Calliopé était une piètre menteuse et elle espérait que le Chevalier n'irait pas chercher à corroborer les dires du prince, mais elle acquiesça.

— Calliopé.

— Oui ?

Il y eut un long silence, durant lequel elle n'entendit plus que l'écho de leurs pas sur les marches irrégulières. Lorsque ses doigts se posèrent enfin sur la poignée de la porte des cuisines, Alstair, derrière elle, laissa échapper dans un souffle :

— Merci.

Calliopé sentit son cœur tambouriner un peu plus fort dans sa poitrine. Lorsqu'elle poussa le panneau de bois, Calliopé se figea net ; Alstair se cogna violemment contre son dos.

— Que les Muses soient maudites, Cal...

— Les jurons ne vous siéent guère.

La voix de Ghalard, grondante, coupa l'espace entre eux comme un coup de tonnerre.

À cette heure, les cuisines auraient dû être plongée dans la pénombre. Pourtant, la grande silhouette du Chevalier se découpait faiblement dans la lueur de l'unique lampe à gaz qui y avait été allumée.

Calliopé sentit le jeune homme se raidir dans son dos. Alstair effleura son épaule. Calliopé, qui se sentait bien trop dans la ligne de mire du Chevalier, s'écarta volontiers pour laisser le prince passer.

— Ne me parle pas sur ce ton, Ghalard. Je suis ton seigneur.

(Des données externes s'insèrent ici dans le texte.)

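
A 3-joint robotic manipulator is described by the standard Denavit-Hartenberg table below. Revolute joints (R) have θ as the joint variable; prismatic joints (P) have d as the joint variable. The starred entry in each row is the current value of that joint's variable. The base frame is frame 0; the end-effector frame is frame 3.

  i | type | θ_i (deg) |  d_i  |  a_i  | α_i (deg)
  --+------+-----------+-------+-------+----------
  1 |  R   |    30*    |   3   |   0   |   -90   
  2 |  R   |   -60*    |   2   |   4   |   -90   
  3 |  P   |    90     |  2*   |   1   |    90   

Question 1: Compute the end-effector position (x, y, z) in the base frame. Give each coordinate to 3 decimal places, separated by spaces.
2.732 2.732 5.464

after link 1: o_1 = (0.0000, 0.0000, 3.0000)
after link 2: o_2 = (0.7321, 2.7321, 6.4641)
after link 3: o_3 = (2.7321, 2.7321, 5.4641)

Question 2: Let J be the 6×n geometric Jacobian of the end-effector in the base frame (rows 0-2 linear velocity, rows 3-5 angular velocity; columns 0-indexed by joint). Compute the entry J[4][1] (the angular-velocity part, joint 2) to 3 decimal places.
axis z_1 = (-0.5000,0.8660,0.0000); lever o_n−o_1 = (2.7321,2.7321,2.4641)
cross product → J_v[:, 1] = (2.1340,1.2321,-3.7321)
J_ω[:, 1] = z_1
entry J[4][1] = 0.8660

0.866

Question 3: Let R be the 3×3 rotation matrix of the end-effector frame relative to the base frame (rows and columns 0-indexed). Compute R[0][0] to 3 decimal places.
0.500

End-effector x-axis (col 0 of R) = (0.5000,-0.8660,-0.0000)
R[0][0] = 0.5000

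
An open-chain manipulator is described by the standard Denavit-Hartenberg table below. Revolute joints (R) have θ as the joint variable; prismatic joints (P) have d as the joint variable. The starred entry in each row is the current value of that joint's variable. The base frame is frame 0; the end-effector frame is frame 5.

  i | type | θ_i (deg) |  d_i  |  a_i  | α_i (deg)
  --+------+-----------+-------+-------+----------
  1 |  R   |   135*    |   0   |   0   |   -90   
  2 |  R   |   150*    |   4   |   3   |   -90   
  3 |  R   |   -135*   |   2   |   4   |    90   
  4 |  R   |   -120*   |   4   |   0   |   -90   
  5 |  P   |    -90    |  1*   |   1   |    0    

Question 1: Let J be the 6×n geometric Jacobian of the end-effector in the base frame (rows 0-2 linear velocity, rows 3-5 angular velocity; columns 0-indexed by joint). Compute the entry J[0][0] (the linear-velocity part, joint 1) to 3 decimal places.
axis z_0 = ẑ; lever o_n−o_0 = (-4.6661,-0.8568,3.2872)
cross product → J_v[:, 0] = (0.8568,-4.6661,0.0000)
J_ω[:, 0] = z_0
entry J[0][0] = 0.8568

0.857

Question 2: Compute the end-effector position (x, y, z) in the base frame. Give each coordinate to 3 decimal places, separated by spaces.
after link 1: o_1 = (0.0000, 0.0000, 0.0000)
after link 2: o_2 = (-0.9913, -4.6655, -1.5000)
after link 3: o_3 = (-4.0163, -5.6406, 1.6463)
after link 4: o_4 = (-3.7483, -1.9085, 3.0605)
after link 5: o_5 = (-4.6661, -0.8568, 3.2872)

-4.666 -0.857 3.287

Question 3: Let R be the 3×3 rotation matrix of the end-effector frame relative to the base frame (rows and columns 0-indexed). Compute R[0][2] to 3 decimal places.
-0.985

End-effector z-axis (col 2 of R) = (-0.9848,0.1188,-0.1268)
R[0][2] = -0.9848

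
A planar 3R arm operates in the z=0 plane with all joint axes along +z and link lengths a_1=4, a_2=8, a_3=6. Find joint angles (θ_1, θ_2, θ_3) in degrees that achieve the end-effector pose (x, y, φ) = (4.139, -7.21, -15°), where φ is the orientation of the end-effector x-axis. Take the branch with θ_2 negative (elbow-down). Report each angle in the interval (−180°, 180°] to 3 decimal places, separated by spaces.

0.001 -134.998 119.997

wrist centre = target − a_3·(cos φ, sin φ) = (-1.6566, -5.6571)
cos θ_2 = (34.7468−4²−8²)/(2·4·8) = -0.7071; θ_2 = -134.9979° (elbow-down)
β = atan2(-5.6571,-1.6566) = -106.3215°; ψ = atan2(-5.6571,-1.6567) = -106.3225°
θ_1 = β − ψ = 0.0010°
θ_3 = φ − θ_1 − θ_2 = 119.9970° (wrapped to (-180°,180°])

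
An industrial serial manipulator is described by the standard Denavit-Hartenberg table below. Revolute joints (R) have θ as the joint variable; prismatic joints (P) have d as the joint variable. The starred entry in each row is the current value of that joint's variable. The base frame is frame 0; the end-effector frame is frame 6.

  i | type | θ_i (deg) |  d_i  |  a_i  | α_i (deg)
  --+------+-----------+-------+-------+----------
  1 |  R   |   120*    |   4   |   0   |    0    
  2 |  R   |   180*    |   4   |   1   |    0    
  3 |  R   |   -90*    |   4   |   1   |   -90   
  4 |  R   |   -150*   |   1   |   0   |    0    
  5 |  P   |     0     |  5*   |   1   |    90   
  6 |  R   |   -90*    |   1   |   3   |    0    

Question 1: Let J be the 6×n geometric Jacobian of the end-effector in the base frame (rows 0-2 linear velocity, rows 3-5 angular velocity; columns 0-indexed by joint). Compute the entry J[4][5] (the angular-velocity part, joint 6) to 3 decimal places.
0.250

axis z_5 = (0.4330,0.2500,-0.8660); lever o_n−o_5 = (-1.0670,2.8481,-0.8660)
cross product → J_v[:, 5] = (2.2500,1.2990,1.5000)
J_ω[:, 5] = z_5
entry J[4][5] = 0.2500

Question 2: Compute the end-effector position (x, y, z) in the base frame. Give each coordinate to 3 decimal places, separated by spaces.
after link 1: o_1 = (0.0000, 0.0000, 4.0000)
after link 2: o_2 = (0.5000, -0.8660, 8.0000)
after link 3: o_3 = (-0.3660, -1.3660, 12.0000)
after link 4: o_4 = (0.1340, -2.2321, 12.0000)
after link 5: o_5 = (3.3840, -6.1292, 12.5000)
after link 6: o_6 = (2.3170, -3.2811, 11.6340)

2.317 -3.281 11.634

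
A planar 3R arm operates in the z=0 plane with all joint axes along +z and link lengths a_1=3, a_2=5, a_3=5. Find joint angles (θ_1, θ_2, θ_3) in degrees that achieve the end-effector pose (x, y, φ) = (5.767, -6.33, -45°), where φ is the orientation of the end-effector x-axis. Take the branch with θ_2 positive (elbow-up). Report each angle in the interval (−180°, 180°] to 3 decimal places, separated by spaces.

wrist centre = target − a_3·(cos φ, sin φ) = (2.2315, -2.7945)
cos θ_2 = (12.7885−3²−5²)/(2·3·5) = -0.7071; θ_2 = 134.9954° (elbow-up)
β = atan2(-2.7945,2.2315) = -51.3916°; ψ = atan2(3.5358,-0.5353) = 98.6081°
θ_1 = β − ψ = -149.9997°
θ_3 = φ − θ_1 − θ_2 = -29.9958° (wrapped to (-180°,180°])

-150.000 134.995 -29.996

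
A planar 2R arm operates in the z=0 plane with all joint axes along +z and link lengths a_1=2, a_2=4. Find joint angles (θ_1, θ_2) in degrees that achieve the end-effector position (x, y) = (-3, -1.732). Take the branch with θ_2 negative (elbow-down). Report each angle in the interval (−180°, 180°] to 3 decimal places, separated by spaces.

cos θ_2 = (11.9998−2²−4²)/(2·2·4) = -0.5000; θ_2 = -120.0007° (elbow-down)
β = atan2(-1.7320,-3.0000) = -150.0007°; ψ = atan2(-3.4641,-0.0000) = -90.0007°
θ_1 = β − ψ = -60.0000°

-60.000 -120.001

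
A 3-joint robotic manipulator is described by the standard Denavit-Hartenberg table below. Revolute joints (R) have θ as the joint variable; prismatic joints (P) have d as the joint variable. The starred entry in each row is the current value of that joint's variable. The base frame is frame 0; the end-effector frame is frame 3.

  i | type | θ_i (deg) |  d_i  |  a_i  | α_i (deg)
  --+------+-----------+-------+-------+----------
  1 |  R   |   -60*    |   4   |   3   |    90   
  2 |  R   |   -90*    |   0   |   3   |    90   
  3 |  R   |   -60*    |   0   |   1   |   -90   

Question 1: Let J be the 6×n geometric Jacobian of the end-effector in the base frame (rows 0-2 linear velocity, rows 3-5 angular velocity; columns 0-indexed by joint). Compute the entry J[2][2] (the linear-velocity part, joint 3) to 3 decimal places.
-0.866

axis z_2 = (-0.5000,0.8660,-0.0000); lever o_n−o_2 = (0.7500,0.4330,-0.5000)
cross product → J_v[:, 2] = (-0.4330,-0.2500,-0.8660)
J_ω[:, 2] = z_2
entry J[2][2] = -0.8660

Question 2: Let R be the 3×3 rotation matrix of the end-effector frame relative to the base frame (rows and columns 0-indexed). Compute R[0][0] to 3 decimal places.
0.750

End-effector x-axis (col 0 of R) = (0.7500,0.4330,-0.5000)
R[0][0] = 0.7500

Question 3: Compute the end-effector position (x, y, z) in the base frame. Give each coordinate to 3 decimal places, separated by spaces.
after link 1: o_1 = (1.5000, -2.5981, 4.0000)
after link 2: o_2 = (1.5000, -2.5981, 1.0000)
after link 3: o_3 = (2.2500, -2.1651, 0.5000)

2.250 -2.165 0.500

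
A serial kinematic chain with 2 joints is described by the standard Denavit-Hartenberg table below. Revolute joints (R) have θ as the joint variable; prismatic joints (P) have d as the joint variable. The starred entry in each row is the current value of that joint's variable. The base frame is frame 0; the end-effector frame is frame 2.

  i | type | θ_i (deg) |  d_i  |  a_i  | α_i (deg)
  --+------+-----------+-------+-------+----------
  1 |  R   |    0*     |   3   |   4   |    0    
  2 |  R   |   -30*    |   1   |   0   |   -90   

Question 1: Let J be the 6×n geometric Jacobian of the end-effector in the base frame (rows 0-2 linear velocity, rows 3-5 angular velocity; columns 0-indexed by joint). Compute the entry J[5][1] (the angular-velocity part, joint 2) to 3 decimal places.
1.000

axis z_1 = (0.0000,0.0000,1.0000); lever o_n−o_1 = (0.0000,0.0000,1.0000)
cross product → J_v[:, 1] = (0.0000,0.0000,0.0000)
J_ω[:, 1] = z_1
entry J[5][1] = 1.0000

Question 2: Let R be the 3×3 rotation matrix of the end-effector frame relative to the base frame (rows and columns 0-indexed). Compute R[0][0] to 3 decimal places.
End-effector x-axis (col 0 of R) = (0.8660,-0.5000,0.0000)
R[0][0] = 0.8660

0.866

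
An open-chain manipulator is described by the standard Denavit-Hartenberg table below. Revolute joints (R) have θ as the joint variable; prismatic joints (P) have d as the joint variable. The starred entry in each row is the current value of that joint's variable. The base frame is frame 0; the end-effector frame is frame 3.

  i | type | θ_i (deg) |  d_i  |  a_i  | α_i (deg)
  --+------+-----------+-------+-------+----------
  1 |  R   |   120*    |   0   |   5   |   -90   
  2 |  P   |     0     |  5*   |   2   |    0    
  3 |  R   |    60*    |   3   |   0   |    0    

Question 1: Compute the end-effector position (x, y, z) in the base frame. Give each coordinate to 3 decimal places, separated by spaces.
after link 1: o_1 = (-2.5000, 4.3301, 0.0000)
after link 2: o_2 = (-7.8301, 3.5622, 0.0000)
after link 3: o_3 = (-10.4282, 2.0622, 0.0000)

-10.428 2.062 0.000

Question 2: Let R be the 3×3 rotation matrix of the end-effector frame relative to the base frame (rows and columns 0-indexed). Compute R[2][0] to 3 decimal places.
End-effector x-axis (col 0 of R) = (-0.2500,0.4330,-0.8660)
R[2][0] = -0.8660

-0.866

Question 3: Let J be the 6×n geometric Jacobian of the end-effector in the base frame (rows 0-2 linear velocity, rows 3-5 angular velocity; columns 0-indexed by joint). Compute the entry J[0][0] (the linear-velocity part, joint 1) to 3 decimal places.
-2.062

axis z_0 = ẑ; lever o_n−o_0 = (-10.4282,2.0622,0.0000)
cross product → J_v[:, 0] = (-2.0622,-10.4282,0.0000)
J_ω[:, 0] = z_0
entry J[0][0] = -2.0622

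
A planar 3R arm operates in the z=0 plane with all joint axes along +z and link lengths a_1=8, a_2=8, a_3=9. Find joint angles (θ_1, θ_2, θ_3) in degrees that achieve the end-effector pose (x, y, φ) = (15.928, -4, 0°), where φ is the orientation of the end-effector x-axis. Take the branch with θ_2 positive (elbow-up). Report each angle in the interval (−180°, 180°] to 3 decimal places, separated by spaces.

wrist centre = target − a_3·(cos φ, sin φ) = (6.9280, -4.0000)
cos θ_2 = (63.9972−8²−8²)/(2·8·8) = -0.5000; θ_2 = 120.0015° (elbow-up)
β = atan2(-4.0000,6.9280) = -30.0007°; ψ = atan2(6.9281,3.9998) = 60.0007°
θ_1 = β − ψ = -90.0015°
θ_3 = φ − θ_1 − θ_2 = -30.0000° (wrapped to (-180°,180°])

-90.001 120.001 -30.000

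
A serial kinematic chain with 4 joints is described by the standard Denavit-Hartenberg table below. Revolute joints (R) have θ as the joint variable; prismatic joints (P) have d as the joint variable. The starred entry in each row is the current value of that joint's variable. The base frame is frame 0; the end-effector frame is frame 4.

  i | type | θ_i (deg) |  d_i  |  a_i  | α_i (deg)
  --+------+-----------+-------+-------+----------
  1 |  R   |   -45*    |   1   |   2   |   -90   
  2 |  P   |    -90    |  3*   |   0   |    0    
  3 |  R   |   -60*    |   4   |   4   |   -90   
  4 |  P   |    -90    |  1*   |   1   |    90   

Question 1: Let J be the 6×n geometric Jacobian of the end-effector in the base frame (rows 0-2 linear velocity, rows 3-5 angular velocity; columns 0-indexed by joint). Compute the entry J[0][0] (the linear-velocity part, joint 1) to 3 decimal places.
axis z_0 = ẑ; lever o_n−o_0 = (4.9751,6.3386,3.8660)
cross product → J_v[:, 0] = (-6.3386,4.9751,0.0000)
J_ω[:, 0] = z_0
entry J[0][0] = -6.3386

-6.339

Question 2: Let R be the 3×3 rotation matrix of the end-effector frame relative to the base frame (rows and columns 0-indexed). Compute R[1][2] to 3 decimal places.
End-effector z-axis (col 2 of R) = (0.6124,-0.6124,-0.5000)
R[1][2] = -0.6124

-0.612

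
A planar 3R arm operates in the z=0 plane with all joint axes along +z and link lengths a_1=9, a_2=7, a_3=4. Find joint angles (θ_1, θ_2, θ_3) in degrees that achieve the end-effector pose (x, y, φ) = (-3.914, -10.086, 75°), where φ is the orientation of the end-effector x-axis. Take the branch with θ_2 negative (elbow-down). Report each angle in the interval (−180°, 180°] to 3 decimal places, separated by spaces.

-89.997 -45.004 -149.999

wrist centre = target − a_3·(cos φ, sin φ) = (-4.9493, -13.9497)
cos θ_2 = (219.0896−9²−7²)/(2·9·7) = 0.7071; θ_2 = -45.0038° (elbow-down)
β = atan2(-13.9497,-4.9493) = -109.5344°; ψ = atan2(-4.9501,13.9494) = -19.5377°
θ_1 = β − ψ = -89.9967°
θ_3 = φ − θ_1 − θ_2 = -149.9995° (wrapped to (-180°,180°])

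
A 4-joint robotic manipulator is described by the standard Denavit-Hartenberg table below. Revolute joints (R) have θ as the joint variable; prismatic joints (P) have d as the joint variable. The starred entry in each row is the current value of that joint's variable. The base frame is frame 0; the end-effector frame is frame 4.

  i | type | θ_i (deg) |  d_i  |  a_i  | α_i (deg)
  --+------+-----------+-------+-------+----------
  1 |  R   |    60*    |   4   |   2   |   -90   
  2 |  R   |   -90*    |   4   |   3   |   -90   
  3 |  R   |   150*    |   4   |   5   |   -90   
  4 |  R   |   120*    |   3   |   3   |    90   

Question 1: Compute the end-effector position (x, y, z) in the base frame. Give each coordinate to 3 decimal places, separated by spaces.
-2.498 5.370 2.469

after link 1: o_1 = (1.0000, 1.7321, 4.0000)
after link 2: o_2 = (-2.4641, 3.7321, 7.0000)
after link 3: o_3 = (1.7010, 5.9462, 2.6699)
after link 4: o_4 = (-2.4976, 5.3702, 2.4689)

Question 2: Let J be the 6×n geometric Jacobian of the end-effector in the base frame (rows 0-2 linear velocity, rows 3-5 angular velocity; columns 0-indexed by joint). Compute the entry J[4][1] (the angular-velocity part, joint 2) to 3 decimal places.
axis z_1 = (-0.8660,0.5000,0.0000); lever o_n−o_1 = (-3.4976,3.6381,-1.5311)
cross product → J_v[:, 1] = (-0.7655,-1.3260,-1.4019)
J_ω[:, 1] = z_1
entry J[4][1] = 0.5000

0.500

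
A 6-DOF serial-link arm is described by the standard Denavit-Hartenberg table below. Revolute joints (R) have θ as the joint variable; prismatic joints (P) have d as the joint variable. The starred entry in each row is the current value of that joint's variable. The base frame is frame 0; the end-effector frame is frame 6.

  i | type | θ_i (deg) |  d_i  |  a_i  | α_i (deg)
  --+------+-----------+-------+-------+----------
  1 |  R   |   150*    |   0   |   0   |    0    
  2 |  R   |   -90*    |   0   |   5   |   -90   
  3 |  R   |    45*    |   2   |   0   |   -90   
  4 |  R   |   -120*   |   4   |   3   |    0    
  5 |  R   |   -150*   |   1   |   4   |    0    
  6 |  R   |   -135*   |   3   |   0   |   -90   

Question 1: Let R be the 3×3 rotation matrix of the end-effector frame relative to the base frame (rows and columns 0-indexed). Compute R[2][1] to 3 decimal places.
End-effector y-axis (col 1 of R) = (0.3536,0.6124,0.7071)
R[2][1] = 0.7071

0.707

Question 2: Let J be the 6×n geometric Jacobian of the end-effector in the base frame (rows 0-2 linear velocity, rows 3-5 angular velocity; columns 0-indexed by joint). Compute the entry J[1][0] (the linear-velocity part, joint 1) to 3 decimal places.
-1.377

axis z_0 = ẑ; lever o_n−o_0 = (-1.3767,-1.1884,-4.5962)
cross product → J_v[:, 0] = (1.1884,-1.3767,0.0000)
J_ω[:, 0] = z_0
entry J[1][0] = -1.3767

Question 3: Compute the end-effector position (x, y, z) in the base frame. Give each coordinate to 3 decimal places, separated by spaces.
-1.377 -1.188 -4.596

after link 1: o_1 = (0.0000, 0.0000, 0.0000)
after link 2: o_2 = (2.5000, 4.3301, 0.0000)
after link 3: o_3 = (0.7679, 5.3301, 0.0000)
after link 4: o_4 = (-3.4266, 3.2611, -1.7678)
after link 5: o_5 = (-0.3160, 0.6487, -2.4749)
after link 6: o_6 = (-1.3767, -1.1884, -4.5962)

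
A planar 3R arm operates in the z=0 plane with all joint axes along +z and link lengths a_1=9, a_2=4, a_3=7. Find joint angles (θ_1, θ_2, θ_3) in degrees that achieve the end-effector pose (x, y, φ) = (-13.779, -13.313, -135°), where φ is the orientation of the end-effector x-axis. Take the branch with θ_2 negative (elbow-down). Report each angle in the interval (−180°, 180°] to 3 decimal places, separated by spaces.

wrist centre = target − a_3·(cos φ, sin φ) = (-8.8293, -8.3633)
cos θ_2 = (147.8997−9²−4²)/(2·9·4) = 0.7069; θ_2 = -45.0135° (elbow-down)
β = atan2(-8.3633,-8.8293) = -136.5526°; ψ = atan2(-2.8291,11.8278) = -13.4519°
θ_1 = β − ψ = -123.1007°
θ_3 = φ − θ_1 − θ_2 = 33.1142° (wrapped to (-180°,180°])

-123.101 -45.013 33.114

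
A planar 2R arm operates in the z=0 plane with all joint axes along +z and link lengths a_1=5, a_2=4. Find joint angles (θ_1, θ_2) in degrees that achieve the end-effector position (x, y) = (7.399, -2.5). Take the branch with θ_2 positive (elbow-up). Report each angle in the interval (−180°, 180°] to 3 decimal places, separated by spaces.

cos θ_2 = (60.9952−5²−4²)/(2·5·4) = 0.4999; θ_2 = 60.0079° (elbow-up)
β = atan2(-2.5000,7.3990) = -18.6693°; ψ = atan2(3.4644,6.9995) = 26.3329°
θ_1 = β − ψ = -45.0021°

-45.002 60.008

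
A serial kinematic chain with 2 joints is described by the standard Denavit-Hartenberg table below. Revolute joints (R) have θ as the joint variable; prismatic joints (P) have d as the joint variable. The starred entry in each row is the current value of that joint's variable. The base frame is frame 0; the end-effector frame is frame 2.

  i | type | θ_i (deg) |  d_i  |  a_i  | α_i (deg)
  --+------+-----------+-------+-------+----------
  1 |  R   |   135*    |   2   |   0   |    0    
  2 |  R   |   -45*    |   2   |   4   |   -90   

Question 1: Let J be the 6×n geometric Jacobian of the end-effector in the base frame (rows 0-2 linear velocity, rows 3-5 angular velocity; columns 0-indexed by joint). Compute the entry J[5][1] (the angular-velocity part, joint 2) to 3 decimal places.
axis z_1 = (0.0000,0.0000,1.0000); lever o_n−o_1 = (0.0000,4.0000,2.0000)
cross product → J_v[:, 1] = (-4.0000,0.0000,0.0000)
J_ω[:, 1] = z_1
entry J[5][1] = 1.0000

1.000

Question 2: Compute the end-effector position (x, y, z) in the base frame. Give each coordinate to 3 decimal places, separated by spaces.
after link 1: o_1 = (0.0000, 0.0000, 2.0000)
after link 2: o_2 = (0.0000, 4.0000, 4.0000)

0.000 4.000 4.000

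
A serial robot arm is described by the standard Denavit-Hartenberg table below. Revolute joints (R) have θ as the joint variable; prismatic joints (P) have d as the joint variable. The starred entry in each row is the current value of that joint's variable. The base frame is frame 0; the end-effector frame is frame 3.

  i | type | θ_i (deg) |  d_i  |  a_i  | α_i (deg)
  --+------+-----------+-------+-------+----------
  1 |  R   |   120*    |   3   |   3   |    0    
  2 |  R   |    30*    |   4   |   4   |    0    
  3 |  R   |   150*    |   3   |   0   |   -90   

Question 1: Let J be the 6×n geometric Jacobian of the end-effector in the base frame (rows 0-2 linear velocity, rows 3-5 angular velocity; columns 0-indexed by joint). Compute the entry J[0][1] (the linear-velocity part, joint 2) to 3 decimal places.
-2.000

axis z_1 = (0.0000,0.0000,1.0000); lever o_n−o_1 = (-3.4641,2.0000,7.0000)
cross product → J_v[:, 1] = (-2.0000,-3.4641,0.0000)
J_ω[:, 1] = z_1
entry J[0][1] = -2.0000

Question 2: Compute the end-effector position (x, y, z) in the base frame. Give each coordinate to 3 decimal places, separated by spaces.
-4.964 4.598 10.000

after link 1: o_1 = (-1.5000, 2.5981, 3.0000)
after link 2: o_2 = (-4.9641, 4.5981, 7.0000)
after link 3: o_3 = (-4.9641, 4.5981, 10.0000)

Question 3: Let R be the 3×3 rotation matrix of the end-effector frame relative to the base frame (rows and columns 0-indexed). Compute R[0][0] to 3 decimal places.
0.500

End-effector x-axis (col 0 of R) = (0.5000,-0.8660,0.0000)
R[0][0] = 0.5000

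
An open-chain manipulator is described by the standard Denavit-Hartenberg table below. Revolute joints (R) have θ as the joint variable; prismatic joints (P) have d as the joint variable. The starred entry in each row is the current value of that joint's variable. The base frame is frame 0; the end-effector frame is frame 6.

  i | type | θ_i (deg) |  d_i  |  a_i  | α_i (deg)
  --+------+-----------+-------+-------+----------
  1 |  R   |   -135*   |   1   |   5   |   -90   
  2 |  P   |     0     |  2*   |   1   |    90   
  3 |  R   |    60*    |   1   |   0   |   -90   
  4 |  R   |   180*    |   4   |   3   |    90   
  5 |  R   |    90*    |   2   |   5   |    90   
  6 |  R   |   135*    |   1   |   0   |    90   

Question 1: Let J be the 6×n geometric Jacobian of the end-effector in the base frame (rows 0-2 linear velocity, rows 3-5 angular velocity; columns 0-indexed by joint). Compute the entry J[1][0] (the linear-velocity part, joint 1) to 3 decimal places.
axis z_0 = ẑ; lever o_n−o_0 = (4.8296,0.5362,0.0000)
cross product → J_v[:, 0] = (-0.5362,4.8296,0.0000)
J_ω[:, 0] = z_0
entry J[1][0] = 4.8296

4.830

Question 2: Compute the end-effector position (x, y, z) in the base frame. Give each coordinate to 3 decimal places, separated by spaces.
4.830 0.536 0.000

after link 1: o_1 = (-3.5355, -3.5355, 1.0000)
after link 2: o_2 = (-2.8284, -5.6569, 1.0000)
after link 3: o_3 = (-2.8284, -5.6569, 2.0000)
after link 4: o_4 = (0.2588, -1.7238, 2.0000)
after link 5: o_5 = (5.0884, -0.4297, 0.0000)
after link 6: o_6 = (4.8296, 0.5362, 0.0000)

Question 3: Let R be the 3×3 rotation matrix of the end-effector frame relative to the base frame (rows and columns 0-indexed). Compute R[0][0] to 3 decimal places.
-0.683

End-effector x-axis (col 0 of R) = (-0.6830,-0.1830,-0.7071)
R[0][0] = -0.6830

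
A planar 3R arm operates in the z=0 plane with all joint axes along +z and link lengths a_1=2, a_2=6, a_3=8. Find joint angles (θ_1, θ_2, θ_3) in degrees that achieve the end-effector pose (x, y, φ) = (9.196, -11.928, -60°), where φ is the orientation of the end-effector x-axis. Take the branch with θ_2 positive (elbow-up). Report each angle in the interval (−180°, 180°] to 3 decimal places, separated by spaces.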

— Comportez-vous comme tel.

Alstair se planta devant lui, poings serrés, tête haute. Il irradiait une telle prestance, à cet instant, que Calliopé en fut presque fascinée.

— Je t'interdis de...

— Assez ! tonna Ghalard. Vous n'êtes qu'un enfant capricieux. Et vous, fit-il en pointant Calliopé du doigt, êtes-vous donc dépourvue de toute intelligence ? Emmener le prince héritier à l'extérieur ? Vous...

— C'est ma faute, coupa Alstair. C'est entièrement ma faute.

L'attention du Chevalier se reporta net sur lui. Calliopé, en cet instant, était heureuse de ne pas avoir à affronter son regard. Toute l'assurance du prince avait fondu comme neige au soleil, et, lorsque Ghalard avança vers lui, il perdit même du terrain.

Il était temps que Calliopé intervienne. Elle ne pouvait pas laisser Alstair affronter seul les conséquences de leur sortie. Mais elle avait à peine fait quelques pas dans la pièce que la voix du jeune homme résonna à nouveau, emplie encore de l'écho d'autorité qui y avait retenti quelques instants plus tôt.

— Je t'interdis d'en parler. Ni à l'Académie, ni à mon oncle, ni à personne.

La mâchoire du Chevalier se contracta.

— Vous savez que je ne suis pas tenu de respecter vos ordres s'ils mettent votre propre vie en danger.

— Je n'ai pas mis ma vie en danger. Je suis allé me promener dans Airdehaven.